Février 2024 : célébration des 400 ans de la naissance de Mgr Lambert de la Motte
IRFA, archives, cote AMEP2201 (2) p. 129-135
A l’occasion de cet anniversaire, nous poursuivons la découverte des écrits spirituels de Mgr Lambert de la Motte.
Le texte ci-dessous est extrait d’un long récit de voyage intitulé « Brève relation du voyage des missionnaires apostoliques envoyés immédiatement du Saint-Siège pour les royaumes de la Chine, Tonquin, Cochinchine, Laos, Ile d’Hainan », témoignage extraordinaire du premier voyage des fondateurs des MEP vers l’Asie, en 1660-1661.
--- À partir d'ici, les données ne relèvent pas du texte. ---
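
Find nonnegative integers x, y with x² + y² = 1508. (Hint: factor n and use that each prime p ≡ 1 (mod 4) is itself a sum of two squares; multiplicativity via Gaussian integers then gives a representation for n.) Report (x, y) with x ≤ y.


Step 1: Factor n = 1508 = 2^2 · 13 · 29.
Step 2: Check the mod-4 condition on each prime factor: 2 = 2 (special); 13 ≡ 1 (mod 4), exponent 1; 29 ≡ 1 (mod 4), exponent 1.
All primes ≡ 3 (mod 4) appear to even exponent (or don't appear), so by the two-squares theorem n IS expressible as a sum of two squares.
Step 3: Build a representation. Group n = k² · m with k = 2 and m = 13 · 29 = 377 (a product of primes ≡ 1 (mod 4)); a representation of m scales to one of n via (k·x)² + (k·y)² = k²(x² + y²). Each prime p ≡ 1 (mod 4) is itself a sum of two squares; find a² by testing p − a² for a perfect square:
  13: 13 − 1² = 12, 13 − 2² = 9 = 3² ⇒ 13 = 2² + 3².
  29: 29 − 1² = 28, 29 − 2² = 25 = 5² ⇒ 29 = 2² + 5².
  Combine using the Brahmagupta–Fibonacci identity (a² + b²)(c² + d²) = (ac − bd)² + (ad + bc)² = (ac + bd)² + (ad − bc)²:
  13 · 29 = 377: from (2² + 3²)(2² + 5²), take (2·2 − 3·5, 2·5 + 3·2) = (4 − 15, 10 + 6) = (-11, 16); dropping signs (only squares matter) gives (11, 16); check 11² + 16² = 121 + 256 = 377 ✓.
  Scale by k = 2: (2·11, 2·16) = (22, 32).
Step 4: Order so x ≤ y and verify: 22² + 32² = 484 + 1024 = 1508 = n. ✓

n = 1508 = 22² + 32² (one valid representation with x ≤ y).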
Ce passage consiste à la fois en une exhortation de Mgr Lambert pour ses compagnons de voyages, qui tous se préparent à évangéliser l’Asie, et en un récit d’une résolution prise par ce petit groupe de missionnaires au cours de leur voyage. Mgr Lambert y relate en effet les dispositions, très concrètes, prises pour préparer leurs âmes à l’œuvre apostolique qui les attendait quelques mois plus tard au Siam.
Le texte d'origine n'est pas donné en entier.